Recap & Outlook: European issues remain, inversion
The US and China are the two largest economies in the world. The European Union (EU), as a block, is also a big participant in the global economy (essentially equal to China). The three grouped together account for 65% of global gross domestic product. We wrote about the US and China in the past two Outlook issues so today we write about the EU. In addition, last week the US yield curve inverted. This is a concern for investors and resulted in volatility in North American markets on Friday and overseas into the opening session this week.
- Regular readers of our Outlook will remember that we have been less constructive about Europe for some time. There are some structural issues in Europe that have given us caution for some time. National debt levels and deflation have been well reported on over the years. More recently, Germany, France and Italy have posted flat GDP numbers, 0.6%, 0.9% and 0.3% respectively. This puts the three largest economies (65% of EU) very close to technical recession. With Brexit concerns and other geopolitical issues, we remain concerned. Consequently, we have very little exposure to Europe in our portfolios and expect to remain this way for some time.

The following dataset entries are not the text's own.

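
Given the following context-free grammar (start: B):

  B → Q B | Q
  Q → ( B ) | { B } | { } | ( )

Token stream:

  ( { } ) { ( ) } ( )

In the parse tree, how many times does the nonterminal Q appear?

[B [Q ( [B [Q { }]] )] [B [Q { [B [Q ( )]] }] [B [Q ( )]]]]

5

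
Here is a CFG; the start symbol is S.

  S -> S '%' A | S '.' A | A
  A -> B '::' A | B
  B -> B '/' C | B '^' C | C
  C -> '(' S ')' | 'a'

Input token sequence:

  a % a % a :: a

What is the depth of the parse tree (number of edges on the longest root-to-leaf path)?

6

[S [S [S [A [B [C a]]]] % [A [B [C a]]]] % [A [B [C a]] :: [A [B [C a]]]]]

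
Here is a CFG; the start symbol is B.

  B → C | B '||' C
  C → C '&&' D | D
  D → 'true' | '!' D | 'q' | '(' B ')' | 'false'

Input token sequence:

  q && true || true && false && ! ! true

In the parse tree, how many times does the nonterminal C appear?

[B [B [C [C [D q]] && [D true]]] || [C [C [C [D true]] && [D false]] && [D ! [D ! [D true]]]]]

5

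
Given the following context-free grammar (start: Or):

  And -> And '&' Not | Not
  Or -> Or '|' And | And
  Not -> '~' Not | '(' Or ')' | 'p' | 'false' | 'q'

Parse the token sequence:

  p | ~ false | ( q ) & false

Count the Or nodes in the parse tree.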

- Figure 1 presents US recession and government bond data. Without getting too technical, over time, when the interest paid on short-term bonds is higher than long-term bonds, a recession usually results within 6 months’ time. The blue line is the difference between the yield on 10-year and 2-year bonds, while the green is the difference between 10-year bonds and 3-month bills. The grey bars are US recessions. As you can see, we have approached the zone where, historically, we would be concerned. This past Friday, the green line has turned negative (first time in 12 years) and remains there Monday morning as we write this note. Based on history, this would imply a recession is coming.
“This means that” we will continue to remain underweight in Europe. It would take substantial improvement in the EU economic and political situation over the medium term for us to evolve our investment thesis. We are also following the US bond market data closely and we expect that there could be some financial market volatility from this development. Previously, we had noted that we did not see data that justified recession concern in the US but this is a new development, which we will discuss intensely at our next Investment Committee meeting.